A potential trade-off between efficiency and inequality is also examined in an analysis of education financing decisions, which looks at the link between local education funding and inequality. However, a range of country-specific policies tend to offset potential trade-offs.
“Design is in the details”
Given the complexity of cross-country results, the chapters include detailed examinations of various aspects of intergovernmental relations in Korea, the Netherlands, India and the United Kingdom. These analyses broadly mirror the cross-country findings, yet they also qualify them in terms of the difficulties in achieving various objectives. For instance, the analysis of Korea’s education financing system finds that it could benefit from more decentralised financing, both in terms of overall outcomes and equity. Empirically, heightened inequality tends to induce more spending on educational opportunitites for lower income populations. This analysis also finds that lower-scoring populations benefit the most from enhanced public educational investment.
Modelling of the Netherlands’ tax system shows that the design of local revenue collection, such as on immovable property, can have substantial distributional effects. Policy scenarios in which the tax burden is shifted towards immovable property show that the tax shift can yield a moderately positive impact on employment, minimising the distributional effects.
Empirical estimates of India’s transfer system suggests that special transfers do not achieve the objective of providing a more comparable level of public services across states at different income levels. While special purpose transfers are intended to ensure a minimum standard, the analysis finds that there are too many specific purpose transfers, and these are poorly targeted. A reform of the fiscal transfer system is suggested.
In a simulation of the UK’s local finances, not only the mix of funding sources matters for incentives, but the rules around tax and fee policy matter.
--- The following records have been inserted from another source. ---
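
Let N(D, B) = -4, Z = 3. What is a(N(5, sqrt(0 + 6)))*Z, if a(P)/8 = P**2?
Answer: 384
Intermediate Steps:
a(P) = 8*P**2
a(N(5, sqrt(0 + 6)))*Z = (8*(-4)**2)*3 = (8*16)*3 = 128*3 = 384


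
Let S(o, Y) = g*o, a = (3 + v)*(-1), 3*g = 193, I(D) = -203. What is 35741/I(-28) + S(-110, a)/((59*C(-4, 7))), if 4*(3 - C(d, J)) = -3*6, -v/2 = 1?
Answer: -20702347/107793 ≈ -192.06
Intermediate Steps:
v = -2 (v = -2*1 = -2)
C(d, J) = 15/2 (C(d, J) = 3 - (-3)*6/4 = 3 - 1/4*(-18) = 3 + 9/2 = 15/2)
g = 193/3 (g = (1/3)*193 = 193/3 ≈ 64.333)
a = -1 (a = (3 - 2)*(-1) = 1*(-1) = -1)
S(o, Y) = 193*o/3
35741/I(-28) + S(-110, a)/((59*C(-4, 7))) = 35741/(-203) + ((193/3)*(-110))/((59*(15/2))) = 35741*(-1/203) - 21230/(3*885/2) = -35741/203 - 21230/3*2/885 = -35741/203 - 8492/531 = -20702347/107793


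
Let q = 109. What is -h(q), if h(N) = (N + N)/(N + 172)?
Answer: -218/281 ≈ -0.77580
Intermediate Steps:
h(N) = 2*N/(172 + N) (h(N) = (2*N)/(172 + N) = 2*N/(172 + N))
-h(q) = -2*109/(172 + 109) = -2*109/281 = -1*218/281 = -218/281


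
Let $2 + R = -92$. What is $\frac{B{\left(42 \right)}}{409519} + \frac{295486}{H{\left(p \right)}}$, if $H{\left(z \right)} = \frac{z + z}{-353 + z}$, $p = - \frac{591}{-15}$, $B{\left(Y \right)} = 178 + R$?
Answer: $- \frac{94869590870908}{80675243} \approx -1.1759 \cdot 10^{6}$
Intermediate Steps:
$R = -94$ ($R = -2 - 92 = -94$)
$B{\left(Y \right)} = 84$ ($B{\left(Y \right)} = 178 - 94 = 84$)
$p = \frac{197}{5}$ ($p = \left(-591\right) \left(- \frac{1}{15}\right) = \frac{197}{5} \approx 39.4$)
$H{\left(z \right)} = \frac{2 z}{-353 + z}$
$\frac{B{\left(42 \right)}}{409519} + \frac{295486}{H{\left(p \right)}} = \frac{84}{409519} + \frac{295486}{2 \cdot \frac{197}{5} \frac{1}{-353 + \frac{197}{5}}} = 84 \cdot \frac{1}{409519} + \frac{295486}{2 \cdot \frac{197}{5} \frac{1}{- \frac{1568}{5}}} = \frac{84}{409519} + \frac{295486}{2 \cdot \frac{197}{5} \left(- \frac{5}{1568}\right)} = \frac{84}{409519} + \frac{295486}{- \frac{197}{784}} = \frac{84}{409519} + 295486 \left(- \frac{784}{197}\right) = \frac{84}{409519} - \frac{231661024}{197} = - \frac{94869590870908}{80675243}$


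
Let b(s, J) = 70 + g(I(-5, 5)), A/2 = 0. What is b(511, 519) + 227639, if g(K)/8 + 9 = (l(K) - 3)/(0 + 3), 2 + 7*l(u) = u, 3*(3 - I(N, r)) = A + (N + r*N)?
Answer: 4780297/21 ≈ 2.2763e+5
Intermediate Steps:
A = 0 (A = 2*0 = 0)
I(N, r) = 3 - N/3 - N*r/3 (I(N, r) = 3 - (0 + (N + r*N))/3 = 3 - (0 + (N + N*r))/3 = 3 - (N + N*r)/3 = 3 + (-N/3 - N*r/3) = 3 - N/3 - N*r/3)
l(u) = -2/7 + u/7
g(K) = -1696/21 + 8*K/21 (g(K) = -72 + 8*(((-2/7 + K/7) - 3)/(0 + 3)) = -72 + 8*((-23/7 + K/7)/3) = -72 + 8*((-23/7 + K/7)*(1/3)) = -72 + 8*(-23/21 + K/21) = -72 + (-184/21 + 8*K/21) = -1696/21 + 8*K/21)
b(s, J) = -122/21 (b(s, J) = 70 + (-1696/21 + 8*(3 - 1/3*(-5) - 1/3*(-5)*5)/21) = 70 + (-1696/21 + 8*(3 + 5/3 + 25/3)/21) = 70 + (-1696/21 + (8/21)*13) = 70 + (-1696/21 + 104/21) = 70 - 1592/21 = -122/21)
b(511, 519) + 227639 = -122/21 + 227639 = 4780297/21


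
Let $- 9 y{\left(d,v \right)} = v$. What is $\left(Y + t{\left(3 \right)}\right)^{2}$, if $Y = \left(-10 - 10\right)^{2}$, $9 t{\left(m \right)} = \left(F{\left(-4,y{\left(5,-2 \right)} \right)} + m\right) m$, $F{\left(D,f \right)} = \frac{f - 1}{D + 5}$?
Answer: $\frac{117072400}{729} \approx 1.6059 \cdot 10^{5}$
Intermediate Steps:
$y{\left(d,v \right)} = - \frac{v}{9}$
$F{\left(D,f \right)} = \frac{-1 + f}{5 + D}$
$t{\left(m \right)} = \frac{m \left(- \frac{7}{9} + m\right)}{9}$ ($t{\left(m \right)} = \frac{\left(\frac{-1 - - \frac{2}{9}}{5 - 4} + m\right) m}{9} = \frac{\left(\frac{-1 + \frac{2}{9}}{1} + m\right) m}{9} = \frac{\left(1 \left(- \frac{7}{9}\right) + m\right) m}{9} = \frac{\left(- \frac{7}{9} + m\right) m}{9} = \frac{m \left(- \frac{7}{9} + m\right)}{9}$)
$Y = 400$ ($Y = \left(-20\right)^{2} = 400$)
$\left(Y + t{\left(3 \right)}\right)^{2} = \left(400 + \frac{1}{81} \cdot 3 \left(-7 + 9 \cdot 3\right)\right)^{2} = \left(400 + \frac{1}{81} \cdot 3 \left(-7 + 27\right)\right)^{2} = \left(400 + \frac{1}{81} \cdot 3 \cdot 20\right)^{2} = \left(400 + \frac{20}{27}\right)^{2} = \left(\frac{10820}{27}\right)^{2} = \frac{117072400}{729}$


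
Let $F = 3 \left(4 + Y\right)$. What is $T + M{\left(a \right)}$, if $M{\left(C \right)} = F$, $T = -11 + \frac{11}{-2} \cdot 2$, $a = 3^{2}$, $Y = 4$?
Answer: $2$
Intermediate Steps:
$a = 9$
$F = 24$ ($F = 3 \left(4 + 4\right) = 3 \cdot 8 = 24$)
$T = -22$ ($T = -11 + 11 \left(- \frac{1}{2}\right) 2 = -11 - 11 = -22$)
$M{\left(C \right)} = 24$
$T + M{\left(a \right)} = -22 + 24 = 2$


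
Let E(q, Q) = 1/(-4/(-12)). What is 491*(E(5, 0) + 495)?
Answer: 244518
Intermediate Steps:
E(q, Q) = 3 (E(q, Q) = 1/(-4*(-1/12)) = 1/(1/3) = 3)
491*(E(5, 0) + 495) = 491*(3 + 495) = 491*498 = 244518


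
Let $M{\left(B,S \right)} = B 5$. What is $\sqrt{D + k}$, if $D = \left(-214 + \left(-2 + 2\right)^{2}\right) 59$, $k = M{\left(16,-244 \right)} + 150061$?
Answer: $\sqrt{137515} \approx 370.83$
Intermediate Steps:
$M{\left(B,S \right)} = 5 B$
$k = 150141$ ($k = 5 \cdot 16 + 150061 = 80 + 150061 = 150141$)
$D = -12626$ ($D = \left(-214 + 0^{2}\right) 59 = \left(-214 + 0\right) 59 = \left(-214\right) 59 = -12626$)
$\sqrt{D + k} = \sqrt{-12626 + 150141} = \sqrt{137515}$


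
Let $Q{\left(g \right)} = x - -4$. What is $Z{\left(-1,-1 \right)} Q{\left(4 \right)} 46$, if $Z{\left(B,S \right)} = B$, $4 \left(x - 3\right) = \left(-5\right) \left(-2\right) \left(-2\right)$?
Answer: $-92$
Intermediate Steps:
$x = -2$ ($x = 3 + \frac{\left(-5\right) \left(-2\right) \left(-2\right)}{4} = 3 + \frac{10 \left(-2\right)}{4} = 3 + \frac{1}{4} \left(-20\right) = 3 - 5 = -2$)
$Q{\left(g \right)} = 2$ ($Q{\left(g \right)} = -2 - -4 = -2 + 4 = 2$)
$Z{\left(-1,-1 \right)} Q{\left(4 \right)} 46 = \left(-1\right) 2 \cdot 46 = \left(-2\right) 46 = -92$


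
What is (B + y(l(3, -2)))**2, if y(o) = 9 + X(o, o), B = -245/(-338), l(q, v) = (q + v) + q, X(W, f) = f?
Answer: 21520321/114244 ≈ 188.37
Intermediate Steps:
l(q, v) = v + 2*q
B = 245/338 (B = -245*(-1/338) = 245/338 ≈ 0.72485)
y(o) = 9 + o
(B + y(l(3, -2)))**2 = (245/338 + (9 + (-2 + 2*3)))**2 = (245/338 + (9 + (-2 + 6)))**2 = (245/338 + (9 + 4))**2 = (245/338 + 13)**2 = (4639/338)**2 = 21520321/114244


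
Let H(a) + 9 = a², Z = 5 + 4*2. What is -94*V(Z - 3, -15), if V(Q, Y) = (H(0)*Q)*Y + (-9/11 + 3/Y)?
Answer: -6974236/55 ≈ -1.2680e+5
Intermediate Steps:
Z = 13 (Z = 5 + 8 = 13)
H(a) = -9 + a²
V(Q, Y) = -9/11 + 3/Y - 9*Q*Y (V(Q, Y) = ((-9 + 0²)*Q)*Y + (-9/11 + 3/Y) = ((-9 + 0)*Q)*Y + (-9*1/11 + 3/Y) = (-9*Q)*Y + (-9/11 + 3/Y) = -9*Q*Y + (-9/11 + 3/Y) = -9/11 + 3/Y - 9*Q*Y)
-94*V(Z - 3, -15) = -94*(-9/11 + 3/(-15) - 9*(13 - 3)*(-15)) = -94*(-9/11 + 3*(-1/15) - 9*10*(-15)) = -94*(-9/11 - ⅕ + 1350) = -94*74194/55 = -6974236/55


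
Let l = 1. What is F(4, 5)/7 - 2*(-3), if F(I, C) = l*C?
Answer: 47/7 ≈ 6.7143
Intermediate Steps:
F(I, C) = C (F(I, C) = 1*C = C)
F(4, 5)/7 - 2*(-3) = 5/7 - 2*(-3) = 5*(⅐) + 6 = 5/7 + 6 = 47/7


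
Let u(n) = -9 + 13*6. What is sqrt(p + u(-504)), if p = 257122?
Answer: sqrt(257191) ≈ 507.14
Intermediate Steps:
u(n) = 69 (u(n) = -9 + 78 = 69)
sqrt(p + u(-504)) = sqrt(257122 + 69) = sqrt(257191)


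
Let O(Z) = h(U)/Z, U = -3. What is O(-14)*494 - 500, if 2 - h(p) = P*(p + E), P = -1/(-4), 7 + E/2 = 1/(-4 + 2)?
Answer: -10211/14 ≈ -729.36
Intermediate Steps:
E = -15 (E = -14 + 2/(-4 + 2) = -14 + 2/(-2) = -14 + 2*(-½) = -14 - 1 = -15)
P = ¼ (P = -1*(-¼) = ¼ ≈ 0.25000)
h(p) = 23/4 - p/4 (h(p) = 2 - (p - 15)/4 = 2 - (-15 + p)/4 = 2 - (-15/4 + p/4) = 2 + (15/4 - p/4) = 23/4 - p/4)
O(Z) = 13/(2*Z) (O(Z) = (23/4 - ¼*(-3))/Z = (23/4 + ¾)/Z = 13/(2*Z))
O(-14)*494 - 500 = ((13/2)/(-14))*494 - 500 = ((13/2)*(-1/14))*494 - 500 = -13/28*494 - 500 = -3211/14 - 500 = -10211/14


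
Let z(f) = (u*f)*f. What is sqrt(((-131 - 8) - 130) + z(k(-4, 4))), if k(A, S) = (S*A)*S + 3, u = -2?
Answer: I*sqrt(7711) ≈ 87.812*I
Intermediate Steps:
k(A, S) = 3 + A*S**2 (k(A, S) = (A*S)*S + 3 = A*S**2 + 3 = 3 + A*S**2)
z(f) = -2*f**2 (z(f) = (-2*f)*f = -2*f**2)
sqrt(((-131 - 8) - 130) + z(k(-4, 4))) = sqrt(((-131 - 8) - 130) - 2*(3 - 4*4**2)**2) = sqrt((-139 - 130) - 2*(3 - 4*16)**2) = sqrt(-269 - 2*(3 - 64)**2) = sqrt(-269 - 2*(-61)**2) = sqrt(-269 - 2*3721) = sqrt(-269 - 7442) = sqrt(-7711) = I*sqrt(7711)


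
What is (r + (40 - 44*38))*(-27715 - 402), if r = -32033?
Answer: 946558805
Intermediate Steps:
(r + (40 - 44*38))*(-27715 - 402) = (-32033 + (40 - 44*38))*(-27715 - 402) = (-32033 + (40 - 1672))*(-28117) = (-32033 - 1632)*(-28117) = -33665*(-28117) = 946558805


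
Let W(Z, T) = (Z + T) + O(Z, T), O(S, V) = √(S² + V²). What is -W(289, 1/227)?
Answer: -65604/227 - √4303753610/227 ≈ -578.00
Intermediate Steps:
W(Z, T) = T + Z + √(T² + Z²) (W(Z, T) = (Z + T) + √(Z² + T²) = (T + Z) + √(T² + Z²) = T + Z + √(T² + Z²))
-W(289, 1/227) = -(1/227 + 289 + √((1/227)² + 289²)) = -(1/227 + 289 + √((1/227)² + 83521)) = -(1/227 + 289 + √(1/51529 + 83521)) = -(1/227 + 289 + √(4303753610/51529)) = -(1/227 + 289 + √4303753610/227) = -(65604/227 + √4303753610/227) = -65604/227 - √4303753610/227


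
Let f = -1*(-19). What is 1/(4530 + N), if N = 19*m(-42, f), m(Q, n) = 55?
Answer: 1/5575 ≈ 0.00017937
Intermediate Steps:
f = 19
N = 1045 (N = 19*55 = 1045)
1/(4530 + N) = 1/(4530 + 1045) = 1/5575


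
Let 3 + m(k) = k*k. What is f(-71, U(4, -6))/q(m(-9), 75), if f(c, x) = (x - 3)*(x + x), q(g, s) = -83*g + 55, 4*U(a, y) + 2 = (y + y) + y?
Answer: -80/6419 ≈ -0.012463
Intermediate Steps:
U(a, y) = -1/2 + 3*y/4 (U(a, y) = -1/2 + ((y + y) + y)/4 = -1/2 + (2*y + y)/4 = -1/2 + (3*y)/4 = -1/2 + 3*y/4)
m(k) = -3 + k**2 (m(k) = -3 + k*k = -3 + k**2)
q(g, s) = 55 - 83*g
f(c, x) = 2*x*(-3 + x) (f(c, x) = (-3 + x)*(2*x) = 2*x*(-3 + x))
f(-71, U(4, -6))/q(m(-9), 75) = (2*(-1/2 + (3/4)*(-6))*(-3 + (-1/2 + (3/4)*(-6))))/(55 - 83*(-3 + (-9)**2)) = (2*(-1/2 - 9/2)*(-3 + (-1/2 - 9/2)))/(55 - 83*(-3 + 81)) = (2*(-5)*(-3 - 5))/(55 - 83*78) = (2*(-5)*(-8))/(55 - 6474) = 80/(-6419) = 80*(-1/6419) = -80/6419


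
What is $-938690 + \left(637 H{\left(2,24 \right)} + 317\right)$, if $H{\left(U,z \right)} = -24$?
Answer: $-953661$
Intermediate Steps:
$-938690 + \left(637 H{\left(2,24 \right)} + 317\right) = -938690 + \left(637 \left(-24\right) + 317\right) = -938690 + \left(-15288 + 317\right) = -938690 - 14971 = -953661$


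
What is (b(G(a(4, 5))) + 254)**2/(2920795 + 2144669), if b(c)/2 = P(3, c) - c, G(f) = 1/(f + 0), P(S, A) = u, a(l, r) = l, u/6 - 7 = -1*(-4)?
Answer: 198147/6753952 ≈ 0.029338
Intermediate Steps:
u = 66 (u = 42 + 6*(-1*(-4)) = 42 + 6*4 = 42 + 24 = 66)
P(S, A) = 66
G(f) = 1/f
b(c) = 132 - 2*c (b(c) = 2*(66 - c) = 132 - 2*c)
(b(G(a(4, 5))) + 254)**2/(2920795 + 2144669) = ((132 - 2/4) + 254)**2/(2920795 + 2144669) = ((132 - 2*1/4) + 254)**2/5065464 = ((132 - 1/2) + 254)**2*(1/5065464) = (263/2 + 254)**2*(1/5065464) = (771/2)**2*(1/5065464) = (594441/4)*(1/5065464) = 198147/6753952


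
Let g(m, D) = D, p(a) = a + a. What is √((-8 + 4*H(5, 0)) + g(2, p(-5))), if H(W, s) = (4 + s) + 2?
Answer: √6 ≈ 2.4495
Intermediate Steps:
p(a) = 2*a
H(W, s) = 6 + s
√((-8 + 4*H(5, 0)) + g(2, p(-5))) = √((-8 + 4*(6 + 0)) + 2*(-5)) = √((-8 + 4*6) - 10) = √((-8 + 24) - 10) = √(16 - 10) = √6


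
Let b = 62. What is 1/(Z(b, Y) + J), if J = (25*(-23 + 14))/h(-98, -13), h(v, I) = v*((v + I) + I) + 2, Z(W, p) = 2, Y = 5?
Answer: 12154/24083 ≈ 0.50467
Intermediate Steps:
h(v, I) = 2 + v*(v + 2*I) (h(v, I) = v*((I + v) + I) + 2 = v*(v + 2*I) + 2 = 2 + v*(v + 2*I))
J = -225/12154 (J = (25*(-23 + 14))/(2 + (-98)² + 2*(-13)*(-98)) = (25*(-9))/(2 + 9604 + 2548) = -225/12154 ≈ -0.018512)
1/(Z(b, Y) + J) = 1/(2 - 225/12154) = 1/(24083/12154) = 12154/24083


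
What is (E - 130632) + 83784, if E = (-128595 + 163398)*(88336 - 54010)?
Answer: 1194600930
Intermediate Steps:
E = 1194647778 (E = 34803*34326 = 1194647778)
(E - 130632) + 83784 = (1194647778 - 130632) + 83784 = 1194517146 + 83784 = 1194600930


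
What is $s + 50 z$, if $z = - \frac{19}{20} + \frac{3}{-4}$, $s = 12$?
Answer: $-73$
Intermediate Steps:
$z = - \frac{17}{10}$ ($z = \left(-19\right) \frac{1}{20} + 3 \left(- \frac{1}{4}\right) = - \frac{19}{20} - \frac{3}{4} = - \frac{17}{10} \approx -1.7$)
$s + 50 z = 12 + 50 \left(- \frac{17}{10}\right) = 12 - 85 = -73$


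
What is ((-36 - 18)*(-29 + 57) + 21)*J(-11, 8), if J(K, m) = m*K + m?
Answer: 119280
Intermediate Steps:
J(K, m) = m + K*m (J(K, m) = K*m + m = m + K*m)
((-36 - 18)*(-29 + 57) + 21)*J(-11, 8) = ((-36 - 18)*(-29 + 57) + 21)*(8*(1 - 11)) = (-54*28 + 21)*(8*(-10)) = (-1512 + 21)*(-80) = -1491*(-80) = 119280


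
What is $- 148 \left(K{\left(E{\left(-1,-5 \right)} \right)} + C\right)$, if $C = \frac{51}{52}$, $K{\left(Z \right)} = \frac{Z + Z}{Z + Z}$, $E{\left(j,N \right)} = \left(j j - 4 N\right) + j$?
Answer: $- \frac{3811}{13} \approx -293.15$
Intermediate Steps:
$E{\left(j,N \right)} = j + j^{2} - 4 N$ ($E{\left(j,N \right)} = \left(j^{2} - 4 N\right) + j = j + j^{2} - 4 N$)
$K{\left(Z \right)} = 1$ ($K{\left(Z \right)} = \frac{2 Z}{2 Z} = 2 Z \frac{1}{2 Z} = 1$)
$C = \frac{51}{52}$ ($C = 51 \cdot \frac{1}{52} = \frac{51}{52} \approx 0.98077$)
$- 148 \left(K{\left(E{\left(-1,-5 \right)} \right)} + C\right) = - 148 \left(1 + \frac{51}{52}\right) = \left(-148\right) \frac{103}{52} = - \frac{3811}{13}$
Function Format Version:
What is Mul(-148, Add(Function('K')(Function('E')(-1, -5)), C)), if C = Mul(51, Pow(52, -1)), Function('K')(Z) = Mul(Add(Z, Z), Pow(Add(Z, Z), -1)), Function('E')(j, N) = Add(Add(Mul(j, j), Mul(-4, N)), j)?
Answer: Rational(-3811, 13) ≈ -293.15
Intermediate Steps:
Function('E')(j, N) = Add(j, Pow(j, 2), Mul(-4, N)) (Function('E')(j, N) = Add(Add(Pow(j, 2), Mul(-4, N)), j) = Add(j, Pow(j, 2), Mul(-4, N)))
Function('K')(Z) = 1 (Function('K')(Z) = Mul(Mul(2, Z), Pow(Mul(2, Z), -1)) = Mul(Mul(2, Z), Mul(Rational(1, 2), Pow(Z, -1))) = 1)
C = Rational(51, 52) (C = Mul(51, Rational(1, 52)) = Rational(51, 52) ≈ 0.98077)
Mul(-148, Add(Function('K')(Function('E')(-1, -5)), C)) = Mul(-148, Add(1, Rational(51, 52))) = Mul(-148, Rational(103, 52)) = Rational(-3811, 13)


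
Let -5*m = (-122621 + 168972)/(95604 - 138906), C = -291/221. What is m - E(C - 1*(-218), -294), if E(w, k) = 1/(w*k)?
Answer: 2589735269/12096016765 ≈ 0.21410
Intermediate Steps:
C = -291/221 (C = -291*1/221 = -291/221 ≈ -1.3167)
m = 46351/216510 (m = -(-122621 + 168972)/(5*(95604 - 138906)) = -46351/(5*(-43302)) = -46351*(-1)/(5*43302) = -⅕*(-46351/43302) = 46351/216510 ≈ 0.21408)
E(w, k) = 1/(k*w)
m - E(C - 1*(-218), -294) = 46351/216510 - 1/((-294)*(-291/221 - 1*(-218))) = 46351/216510 - (-1)/(294*(-291/221 + 218)) = 46351/216510 - (-1)/(294*47887/221) = 46351/216510 - (-1)*221/(294*47887) = 46351/216510 - 1*(-221/14078778) = 46351/216510 + 221/14078778 = 2589735269/12096016765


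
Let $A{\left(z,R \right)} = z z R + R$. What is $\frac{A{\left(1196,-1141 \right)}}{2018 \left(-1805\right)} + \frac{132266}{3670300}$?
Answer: $\frac{149769992107786}{334225776175} \approx 448.11$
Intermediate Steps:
$A{\left(z,R \right)} = R + R z^{2}$ ($A{\left(z,R \right)} = z^{2} R + R = R z^{2} + R = R + R z^{2}$)
$\frac{A{\left(1196,-1141 \right)}}{2018 \left(-1805\right)} + \frac{132266}{3670300} = \frac{\left(-1141\right) \left(1 + 1196^{2}\right)}{2018 \left(-1805\right)} + \frac{132266}{3670300} = \frac{\left(-1141\right) \left(1 + 1430416\right)}{-3642490} + 132266 \cdot \frac{1}{3670300} = \left(-1141\right) 1430417 \left(- \frac{1}{3642490}\right) + \frac{66133}{1835150} = \left(-1632105797\right) \left(- \frac{1}{3642490}\right) + \frac{66133}{1835150} = \frac{1632105797}{3642490} + \frac{66133}{1835150} = \frac{149769992107786}{334225776175}$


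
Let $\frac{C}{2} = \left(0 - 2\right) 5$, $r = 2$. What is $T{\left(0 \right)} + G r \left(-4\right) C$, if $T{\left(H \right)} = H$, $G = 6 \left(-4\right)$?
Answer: $-3840$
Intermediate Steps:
$C = -20$ ($C = 2 \left(0 - 2\right) 5 = 2 \left(\left(-2\right) 5\right) = 2 \left(-10\right) = -20$)
$G = -24$
$T{\left(0 \right)} + G r \left(-4\right) C = 0 + \left(-24\right) 2 \left(-4\right) \left(-20\right) = 0 + \left(-48\right) \left(-4\right) \left(-20\right) = 0 + 192 \left(-20\right) = 0 - 3840 = -3840$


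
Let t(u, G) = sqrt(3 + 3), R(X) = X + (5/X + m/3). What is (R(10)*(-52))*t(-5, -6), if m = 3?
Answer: -598*sqrt(6) ≈ -1464.8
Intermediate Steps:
R(X) = 1 + X + 5/X (R(X) = X + (5/X + 3/3) = X + (5/X + 3*(1/3)) = X + (5/X + 1) = X + (1 + 5/X) = 1 + X + 5/X)
t(u, G) = sqrt(6)
(R(10)*(-52))*t(-5, -6) = ((1 + 10 + 5/10)*(-52))*sqrt(6) = ((1 + 10 + 5*(1/10))*(-52))*sqrt(6) = ((1 + 10 + 1/2)*(-52))*sqrt(6) = ((23/2)*(-52))*sqrt(6) = -598*sqrt(6)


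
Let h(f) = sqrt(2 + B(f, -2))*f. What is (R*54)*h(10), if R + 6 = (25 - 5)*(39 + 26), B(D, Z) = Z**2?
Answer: 698760*sqrt(6) ≈ 1.7116e+6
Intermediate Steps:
R = 1294 (R = -6 + (25 - 5)*(39 + 26) = -6 + 20*65 = -6 + 1300 = 1294)
h(f) = f*sqrt(6) (h(f) = sqrt(2 + (-2)**2)*f = sqrt(2 + 4)*f = sqrt(6)*f = f*sqrt(6))
(R*54)*h(10) = (1294*54)*(10*sqrt(6)) = 69876*(10*sqrt(6)) = 698760*sqrt(6)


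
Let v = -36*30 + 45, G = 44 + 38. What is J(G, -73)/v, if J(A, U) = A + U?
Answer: -1/115 ≈ -0.0086956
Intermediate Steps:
G = 82
v = -1035 (v = -1080 + 45 = -1035)
J(G, -73)/v = (82 - 73)/(-1035) = 9*(-1/1035) = -1/115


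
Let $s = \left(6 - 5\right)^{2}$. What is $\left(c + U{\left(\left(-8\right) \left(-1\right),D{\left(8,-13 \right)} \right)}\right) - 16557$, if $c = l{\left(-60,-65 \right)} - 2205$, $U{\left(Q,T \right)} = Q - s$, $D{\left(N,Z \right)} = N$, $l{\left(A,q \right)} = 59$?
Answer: $-18696$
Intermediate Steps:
$s = 1$ ($s = 1^{2} = 1$)
$U{\left(Q,T \right)} = -1 + Q$ ($U{\left(Q,T \right)} = Q - 1 = -1 + Q$)
$c = -2146$ ($c = 59 - 2205 = -2146$)
$\left(c + U{\left(\left(-8\right) \left(-1\right),D{\left(8,-13 \right)} \right)}\right) - 16557 = \left(-2146 - -7\right) - 16557 = \left(-2146 + \left(-1 + 8\right)\right) - 16557 = \left(-2146 + 7\right) - 16557 = -2139 - 16557 = -18696$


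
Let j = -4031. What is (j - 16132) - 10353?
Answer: -30516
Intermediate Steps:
(j - 16132) - 10353 = (-4031 - 16132) - 10353 = -20163 - 10353 = -30516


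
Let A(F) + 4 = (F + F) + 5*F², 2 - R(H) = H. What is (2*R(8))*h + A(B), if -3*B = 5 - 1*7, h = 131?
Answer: -14152/9 ≈ -1572.4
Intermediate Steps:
R(H) = 2 - H
B = ⅔ (B = -(5 - 1*7)/3 = -(5 - 7)/3 = -⅓*(-2) = ⅔ ≈ 0.66667)
A(F) = -4 + 2*F + 5*F² (A(F) = -4 + ((F + F) + 5*F²) = -4 + (2*F + 5*F²) = -4 + 2*F + 5*F²)
(2*R(8))*h + A(B) = (2*(2 - 1*8))*131 + (-4 + 2*(⅔) + 5*(⅔)²) = (2*(2 - 8))*131 + (-4 + 4/3 + 5*(4/9)) = (2*(-6))*131 + (-4 + 4/3 + 20/9) = -12*131 - 4/9 = -1572 - 4/9 = -14152/9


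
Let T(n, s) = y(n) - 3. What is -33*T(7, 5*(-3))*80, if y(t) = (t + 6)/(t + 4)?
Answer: 4800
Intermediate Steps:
y(t) = (6 + t)/(4 + t)
T(n, s) = -3 + (6 + n)/(4 + n) (T(n, s) = (6 + n)/(4 + n) - 3 = -3 + (6 + n)/(4 + n))
-33*T(7, 5*(-3))*80 = -66*(-3 - 1*7)/(4 + 7)*80 = -66*(-3 - 7)/11*80 = -66*(-10)/11*80 = -33*(-20/11)*80 = 60*80 = 4800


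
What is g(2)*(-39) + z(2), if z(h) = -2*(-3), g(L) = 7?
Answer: -267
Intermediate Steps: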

Even if revenues are initially fully equalised relative to assessed spending needs, significant fiscal disparities can re-emerge in just a few years. Examining the trade-offs between equalisation and incentives inherent in sub-national finance reveals the importance of design choices.
The volume includes both cross-country studies and insights into reforms from individual countries, with several chapters written by experts closely involved in both institutional reform and the day-to-day operation of fiscal relations. The studies show how much the design of policy and institutions matters, even if reforms often happen slowly. The book is a sequel to Institutions of Intergovernmental Fiscal Relations: Challenges Ahead (OECD and KIPF, 2015), broadening and deepening the issues covered there. It also provides insights and experiences from academics and practitioners on key aspects of intergovernmental fiscal relations and how they contribute to inclusive growth. Discussions were fostered by the annual meetings of the OECD Network on Fiscal Relations Across Levels of Government.
OECD and KIPF (2018), Fiscal Decentralisation and Inclusive Growth, OECD Publishing, Paris.